Die WChUTEMAS wurde 1920 gegründet und stand explizit im Dienst der kommunistischen Sache. Ihr Ziel war es, „hochqualifizierte Künstler-Praktiker für die moderne Gesellschaft“ auszubilden, wie Lenin formulierte. Grundkurse mit abstrakten Formübungen, ganz ähnlich dem Vorkurs im Bauhaus, spielten dabei eine wichtige Rolle und tauchen dementsprechend prominent im Buch auf. Massengesellschaft und Avantgarde waren an der WChUTEMAS kein Widerspruch, sondern geradezu essenziell. Die Schule erhob keine Studiengebühren und war explizit auch für weniger Privilegierte offen, denen freilich nicht selten künstlerisches Talent oder die notwendigen akademischen Grundlagen fehlten. In den zehn Jahren ihres Bestehens waren zu jedem Zeitpunkt mehr als 2.000 Studierende eingeschrieben – weitaus mehr als etwa im Bauhaus oder der bis dahin größten Kunstakademie Europas, der École des Beaux-Arts in Paris, wo gut 1.000 Studierende zu finden waren.

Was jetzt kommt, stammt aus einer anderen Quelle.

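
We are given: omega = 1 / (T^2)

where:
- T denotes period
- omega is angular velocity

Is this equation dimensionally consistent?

No

T (period) has dimensions [T].
omega (angular velocity) has dimensions [T^-1].

Left side: [T^-1]
Right side: [T^-2]

The two sides have different dimensions, so the equation is NOT dimensionally consistent.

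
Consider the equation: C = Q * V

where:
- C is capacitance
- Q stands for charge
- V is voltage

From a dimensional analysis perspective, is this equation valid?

No

C (capacitance) has dimensions [I^2 L^-2 M^-1 T^4].
Q (charge) has dimensions [I T].
V (voltage) has dimensions [I^-1 L^2 M T^-3].

Left side: [I^2 L^-2 M^-1 T^4]
Right side: [L^2 M T^-2]

The two sides have different dimensions, so the equation is NOT dimensionally consistent.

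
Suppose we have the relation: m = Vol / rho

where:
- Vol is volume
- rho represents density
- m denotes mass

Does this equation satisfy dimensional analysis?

No

Vol (volume) has dimensions [L^3].
rho (density) has dimensions [L^-3 M].
m (mass) has dimensions [M].

Left side: [M]
Right side: [L^6 M^-1]

The two sides have different dimensions, so the equation is NOT dimensionally consistent.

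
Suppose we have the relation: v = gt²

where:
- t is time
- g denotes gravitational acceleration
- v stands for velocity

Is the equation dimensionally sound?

No

t (time) has dimensions [T].
g (gravitational acceleration) has dimensions [L T^-2].
v (velocity) has dimensions [L T^-1].

Left side: [L T^-1]
Right side: [L]

The two sides have different dimensions, so the equation is NOT dimensionally consistent.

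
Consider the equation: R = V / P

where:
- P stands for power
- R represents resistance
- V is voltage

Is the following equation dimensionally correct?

No

P (power) has dimensions [L^2 M T^-3].
R (resistance) has dimensions [I^-2 L^2 M T^-3].
V (voltage) has dimensions [I^-1 L^2 M T^-3].

Left side: [I^-2 L^2 M T^-3]
Right side: [I^-1]

The two sides have different dimensions, so the equation is NOT dimensionally consistent.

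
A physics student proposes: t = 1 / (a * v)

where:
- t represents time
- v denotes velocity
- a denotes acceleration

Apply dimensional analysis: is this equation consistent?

No

t (time) has dimensions [T].
v (velocity) has dimensions [L T^-1].
a (acceleration) has dimensions [L T^-2].

Left side: [T]
Right side: [L^-2 T^3]

The two sides have different dimensions, so the equation is NOT dimensionally consistent.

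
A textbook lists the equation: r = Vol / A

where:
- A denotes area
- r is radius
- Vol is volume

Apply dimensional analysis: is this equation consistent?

Yes

A (area) has dimensions [L^2].
r (radius) has dimensions [L].
Vol (volume) has dimensions [L^3].

Left side: [L]
Right side: [L]

Both sides have the same dimensions, so the equation is dimensionally consistent.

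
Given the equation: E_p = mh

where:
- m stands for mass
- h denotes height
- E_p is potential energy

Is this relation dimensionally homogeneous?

No

m (mass) has dimensions [M].
h (height) has dimensions [L].
E_p (potential energy) has dimensions [L^2 M T^-2].

Left side: [L^2 M T^-2]
Right side: [L M]

The two sides have different dimensions, so the equation is NOT dimensionally consistent.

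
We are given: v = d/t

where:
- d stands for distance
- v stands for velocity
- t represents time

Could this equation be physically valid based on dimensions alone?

Yes

d (distance) has dimensions [L].
v (velocity) has dimensions [L T^-1].
t (time) has dimensions [T].

Left side: [L T^-1]
Right side: [L T^-1]

Both sides have the same dimensions, so the equation is dimensionally consistent.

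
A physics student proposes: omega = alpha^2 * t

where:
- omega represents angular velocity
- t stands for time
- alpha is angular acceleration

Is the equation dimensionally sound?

No

omega (angular velocity) has dimensions [T^-1].
t (time) has dimensions [T].
alpha (angular acceleration) has dimensions [T^-2].

Left side: [T^-1]
Right side: [T^-3]

The two sides have different dimensions, so the equation is NOT dimensionally consistent.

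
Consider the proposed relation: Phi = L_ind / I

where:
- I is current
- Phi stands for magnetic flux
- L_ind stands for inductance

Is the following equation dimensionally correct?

No

I (current) has dimensions [I].
Phi (magnetic flux) has dimensions [I^-1 L^2 M T^-2].
L_ind (inductance) has dimensions [I^-2 L^2 M T^-2].

Left side: [I^-1 L^2 M T^-2]
Right side: [I^-3 L^2 M T^-2]

The two sides have different dimensions, so the equation is NOT dimensionally consistent.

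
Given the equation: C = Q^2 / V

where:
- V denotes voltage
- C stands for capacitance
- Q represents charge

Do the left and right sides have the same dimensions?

No

V (voltage) has dimensions [I^-1 L^2 M T^-3].
C (capacitance) has dimensions [I^2 L^-2 M^-1 T^4].
Q (charge) has dimensions [I T].

Left side: [I^2 L^-2 M^-1 T^4]
Right side: [I^3 L^-2 M^-1 T^5]

The two sides have different dimensions, so the equation is NOT dimensionally consistent.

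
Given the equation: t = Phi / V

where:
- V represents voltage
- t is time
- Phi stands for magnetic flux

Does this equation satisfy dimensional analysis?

Yes

V (voltage) has dimensions [I^-1 L^2 M T^-3].
t (time) has dimensions [T].
Phi (magnetic flux) has dimensions [I^-1 L^2 M T^-2].

Left side: [T]
Right side: [T]

Both sides have the same dimensions, so the equation is dimensionally consistent.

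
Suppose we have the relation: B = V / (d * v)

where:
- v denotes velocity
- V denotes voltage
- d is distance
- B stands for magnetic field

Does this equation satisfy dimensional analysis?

Yes

v (velocity) has dimensions [L T^-1].
V (voltage) has dimensions [I^-1 L^2 M T^-3].
d (distance) has dimensions [L].
B (magnetic field) has dimensions [I^-1 M T^-2].

Left side: [I^-1 M T^-2]
Right side: [I^-1 M T^-2]

Both sides have the same dimensions, so the equation is dimensionally consistent.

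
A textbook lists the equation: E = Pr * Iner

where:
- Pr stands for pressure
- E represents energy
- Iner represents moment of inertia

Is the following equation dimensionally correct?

No

Pr (pressure) has dimensions [L^-1 M T^-2].
E (energy) has dimensions [L^2 M T^-2].
Iner (moment of inertia) has dimensions [L^2 M].

Left side: [L^2 M T^-2]
Right side: [L M^2 T^-2]

The two sides have different dimensions, so the equation is NOT dimensionally consistent.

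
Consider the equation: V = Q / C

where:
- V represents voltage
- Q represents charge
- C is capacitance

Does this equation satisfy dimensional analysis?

Yes

V (voltage) has dimensions [I^-1 L^2 M T^-3].
Q (charge) has dimensions [I T].
C (capacitance) has dimensions [I^2 L^-2 M^-1 T^4].

Left side: [I^-1 L^2 M T^-3]
Right side: [I^-1 L^2 M T^-3]

Both sides have the same dimensions, so the equation is dimensionally consistent.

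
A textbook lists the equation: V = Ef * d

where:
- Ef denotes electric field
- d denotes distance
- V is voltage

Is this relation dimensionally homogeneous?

Yes

Ef (electric field) has dimensions [I^-1 L M T^-3].
d (distance) has dimensions [L].
V (voltage) has dimensions [I^-1 L^2 M T^-3].

Left side: [I^-1 L^2 M T^-3]
Right side: [I^-1 L^2 M T^-3]

Both sides have the same dimensions, so the equation is dimensionally consistent.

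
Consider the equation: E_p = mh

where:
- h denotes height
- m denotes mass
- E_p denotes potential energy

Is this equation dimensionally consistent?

No

h (height) has dimensions [L].
m (mass) has dimensions [M].
E_p (potential energy) has dimensions [L^2 M T^-2].

Left side: [L^2 M T^-2]
Right side: [L M]

The two sides have different dimensions, so the equation is NOT dimensionally consistent.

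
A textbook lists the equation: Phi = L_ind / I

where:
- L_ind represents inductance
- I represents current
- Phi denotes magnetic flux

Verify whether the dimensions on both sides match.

No

L_ind (inductance) has dimensions [I^-2 L^2 M T^-2].
I (current) has dimensions [I].
Phi (magnetic flux) has dimensions [I^-1 L^2 M T^-2].

Left side: [I^-1 L^2 M T^-2]
Right side: [I^-3 L^2 M T^-2]

The two sides have different dimensions, so the equation is NOT dimensionally consistent.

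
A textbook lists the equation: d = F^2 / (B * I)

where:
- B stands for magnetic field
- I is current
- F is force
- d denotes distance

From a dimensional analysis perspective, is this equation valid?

No

B (magnetic field) has dimensions [I^-1 M T^-2].
I (current) has dimensions [I].
F (force) has dimensions [L M T^-2].
d (distance) has dimensions [L].

Left side: [L]
Right side: [L^2 M T^-2]

The two sides have different dimensions, so the equation is NOT dimensionally consistent.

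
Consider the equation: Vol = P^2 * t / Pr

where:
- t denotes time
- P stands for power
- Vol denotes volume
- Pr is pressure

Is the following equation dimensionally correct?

No

t (time) has dimensions [T].
P (power) has dimensions [L^2 M T^-3].
Vol (volume) has dimensions [L^3].
Pr (pressure) has dimensions [L^-1 M T^-2].

Left side: [L^3]
Right side: [L^5 M T^-3]

The two sides have different dimensions, so the equation is NOT dimensionally consistent.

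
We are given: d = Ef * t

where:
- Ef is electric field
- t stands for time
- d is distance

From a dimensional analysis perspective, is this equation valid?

No

Ef (electric field) has dimensions [I^-1 L M T^-3].
t (time) has dimensions [T].
d (distance) has dimensions [L].

Left side: [L]
Right side: [I^-1 L M T^-2]

The two sides have different dimensions, so the equation is NOT dimensionally consistent.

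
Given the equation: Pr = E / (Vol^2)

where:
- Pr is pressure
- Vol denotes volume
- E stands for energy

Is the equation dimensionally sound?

No

Pr (pressure) has dimensions [L^-1 M T^-2].
Vol (volume) has dimensions [L^3].
E (energy) has dimensions [L^2 M T^-2].

Left side: [L^-1 M T^-2]
Right side: [L^-4 M T^-2]

The two sides have different dimensions, so the equation is NOT dimensionally consistent.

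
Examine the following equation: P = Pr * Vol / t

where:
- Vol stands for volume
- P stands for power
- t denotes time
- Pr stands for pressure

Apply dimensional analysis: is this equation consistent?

Yes

Vol (volume) has dimensions [L^3].
P (power) has dimensions [L^2 M T^-3].
t (time) has dimensions [T].
Pr (pressure) has dimensions [L^-1 M T^-2].

Left side: [L^2 M T^-3]
Right side: [L^2 M T^-3]

Both sides have the same dimensions, so the equation is dimensionally consistent.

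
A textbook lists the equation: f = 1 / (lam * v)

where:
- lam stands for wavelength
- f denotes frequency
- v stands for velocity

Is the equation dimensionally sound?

No

lam (wavelength) has dimensions [L].
f (frequency) has dimensions [T^-1].
v (velocity) has dimensions [L T^-1].

Left side: [T^-1]
Right side: [L^-2 T]

The two sides have different dimensions, so the equation is NOT dimensionally consistent.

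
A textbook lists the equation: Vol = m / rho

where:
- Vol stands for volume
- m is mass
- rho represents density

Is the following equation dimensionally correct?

Yes

Vol (volume) has dimensions [L^3].
m (mass) has dimensions [M].
rho (density) has dimensions [L^-3 M].

Left side: [L^3]
Right side: [L^3]

Both sides have the same dimensions, so the equation is dimensionally consistent.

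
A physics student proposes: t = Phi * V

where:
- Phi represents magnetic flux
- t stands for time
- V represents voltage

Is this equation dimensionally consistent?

No

Phi (magnetic flux) has dimensions [I^-1 L^2 M T^-2].
t (time) has dimensions [T].
V (voltage) has dimensions [I^-1 L^2 M T^-3].

Left side: [T]
Right side: [I^-2 L^4 M^2 T^-5]

The two sides have different dimensions, so the equation is NOT dimensionally consistent.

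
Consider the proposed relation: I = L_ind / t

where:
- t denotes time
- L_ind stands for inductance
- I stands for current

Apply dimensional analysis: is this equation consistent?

No

t (time) has dimensions [T].
L_ind (inductance) has dimensions [I^-2 L^2 M T^-2].
I (current) has dimensions [I].

Left side: [I]
Right side: [I^-2 L^2 M T^-3]

The two sides have different dimensions, so the equation is NOT dimensionally consistent.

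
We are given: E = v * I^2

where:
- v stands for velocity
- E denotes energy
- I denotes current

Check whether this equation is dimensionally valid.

No

v (velocity) has dimensions [L T^-1].
E (energy) has dimensions [L^2 M T^-2].
I (current) has dimensions [I].

Left side: [L^2 M T^-2]
Right side: [I^2 L T^-1]

The two sides have different dimensions, so the equation is NOT dimensionally consistent.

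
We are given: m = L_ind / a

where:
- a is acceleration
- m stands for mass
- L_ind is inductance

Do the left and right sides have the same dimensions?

No

a (acceleration) has dimensions [L T^-2].
m (mass) has dimensions [M].
L_ind (inductance) has dimensions [I^-2 L^2 M T^-2].

Left side: [M]
Right side: [I^-2 L M]

The two sides have different dimensions, so the equation is NOT dimensionally consistent.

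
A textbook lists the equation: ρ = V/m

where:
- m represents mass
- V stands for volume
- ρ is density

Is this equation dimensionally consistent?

No

m (mass) has dimensions [M].
V (volume) has dimensions [L^3].
ρ (density) has dimensions [L^-3 M].

Left side: [L^-3 M]
Right side: [L^3 M^-1]

The two sides have different dimensions, so the equation is NOT dimensionally consistent.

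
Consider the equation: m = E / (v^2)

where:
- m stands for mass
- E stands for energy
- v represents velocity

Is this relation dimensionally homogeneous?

Yes

m (mass) has dimensions [M].
E (energy) has dimensions [L^2 M T^-2].
v (velocity) has dimensions [L T^-1].

Left side: [M]
Right side: [M]

Both sides have the same dimensions, so the equation is dimensionally consistent.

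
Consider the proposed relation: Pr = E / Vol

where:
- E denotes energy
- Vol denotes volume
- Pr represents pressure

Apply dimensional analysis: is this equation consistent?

Yes

E (energy) has dimensions [L^2 M T^-2].
Vol (volume) has dimensions [L^3].
Pr (pressure) has dimensions [L^-1 M T^-2].

Left side: [L^-1 M T^-2]
Right side: [L^-1 M T^-2]

Both sides have the same dimensions, so the equation is dimensionally consistent.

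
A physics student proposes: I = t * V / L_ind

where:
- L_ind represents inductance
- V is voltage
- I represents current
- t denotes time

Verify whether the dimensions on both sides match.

Yes

L_ind (inductance) has dimensions [I^-2 L^2 M T^-2].
V (voltage) has dimensions [I^-1 L^2 M T^-3].
I (current) has dimensions [I].
t (time) has dimensions [T].

Left side: [I]
Right side: [I]

Both sides have the same dimensions, so the equation is dimensionally consistent.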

So wenig elitär die WChUTEMAS war, so wenig war sie auf ein einheitliches avantgardistisches Programm geeicht. Sie war zwar ein Ort, an dem viele wichtige Avantgardist*innen lehrten, da sie mit der Revolution sympathisierten und die einmalige Chance sahen, ihre ästhetischen Ideen massenwirksam werden zu lassen. Doch nicht nur moderne Künstler*innen wie Suprematisten, Konstruktivisten und Rationalisten rangen untereinander um die künstlerische Deutungshoheit in der neuen Gesellschaft. Auch klassisch akademische Künstler*innen lehrten hier. Als die ehemaligen Bauhäusler Hinnerk und Lou Scheper die Schule besuchten, an der sie unterrichten sollten, waren sie hochgradig irritiert über die undurchschaubare Vielfalt der Haltungen, die sie vorfanden. In einem offenen Brief gaben sie der Schule bei ihrer Rückreise in den Westen mit: „Sie können nicht Aktzeichnen betreiben und parallel dazu einen Stuhl für den Massengebrauch entwickeln.“ Vielleicht, schließt die Autorin ihr Buch, war es „gerade die dysfunktionale Atmosphäre andauernder Konkurrenz, die zu den ästhetischen Leistungen der Schule führte“.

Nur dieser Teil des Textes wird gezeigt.